Our discussion of the battle is ended. It has led into free speculation on the alternatives open to the New Zealand command, in the belief that the decisions that were actually taken can only be understood in the light of those that might have been taken. It may well be that no second assault ought ever to have been launched into the teeth of the Cassino fortress, which its commander agreed was almost impregnable when once defended. But the exigencies of strategy decreed otherwise. Where so much is obscure, it is as clear as day that there was no easy solution to the problems of the attacker.

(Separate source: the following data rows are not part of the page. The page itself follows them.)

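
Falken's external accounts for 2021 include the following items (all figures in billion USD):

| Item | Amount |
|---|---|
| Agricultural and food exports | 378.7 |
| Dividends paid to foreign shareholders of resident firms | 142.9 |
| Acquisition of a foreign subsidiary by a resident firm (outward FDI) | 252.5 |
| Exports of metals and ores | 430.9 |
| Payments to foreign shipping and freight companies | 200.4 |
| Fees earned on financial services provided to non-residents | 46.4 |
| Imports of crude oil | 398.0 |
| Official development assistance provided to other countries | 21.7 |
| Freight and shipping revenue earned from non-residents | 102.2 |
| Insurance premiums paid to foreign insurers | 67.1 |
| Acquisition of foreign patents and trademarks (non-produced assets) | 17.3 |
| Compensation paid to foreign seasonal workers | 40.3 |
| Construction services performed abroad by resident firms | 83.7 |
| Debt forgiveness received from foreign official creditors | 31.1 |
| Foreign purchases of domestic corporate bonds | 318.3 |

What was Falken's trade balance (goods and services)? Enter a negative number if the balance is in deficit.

Goods: 430.9 - 398.0 + 378.7 = 411.6
Services: -200.4 - 67.1 + 83.7 + 46.4 + 102.2 = -35.2
Trade balance = 411.6 + (-35.2) = 376.4
(Excluded from the trade balance — primary income: dividends paid to foreign shareholders of resident firms 142.9, compensation paid to foreign seasonal workers 40.3; financial account: acquisition of a foreign subsidiary by a resident firm (outward FDI) 252.5, foreign purchases of domestic corporate bonds 318.3; secondary income: official development assistance provided to other countries 21.7; capital account: acquisition of foreign patents and trademarks (non-produced assets) 17.3, debt forgiveness received from foreign official creditors 31.1.)

376.4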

The critic of the solutions that were in fact adopted must first arm himself with better ones; he must then be sure that they were available amidst the confusion, the misinformation, the fluctuating hopes and the sheer worry and exhaustion of the battlefield; and he must finally caution himself against what an English historian has called ‘one of the perpetual optical illusions of historical study – the impression that all would have been well if men had only done “the other thing”’1

The commanders may abide our question: the fighting men they led are free. Of the quality of the New Zealand troops who actually came to grips with the enemy, let the enemy himself speak:

The New Zealand soldier [said a 14 Panzer Corps report on the battle] is physically fit and strong. He is well trained and formidable in close range fighting, and steadier than the Englishman. He does not shrink from hand-to-hand fighting. In many cases strongpoints had to be wiped out to the last man, as they refused to surrender.

1 H. Butterfield: George III, Lord North and the People, 1779–80, p. 86.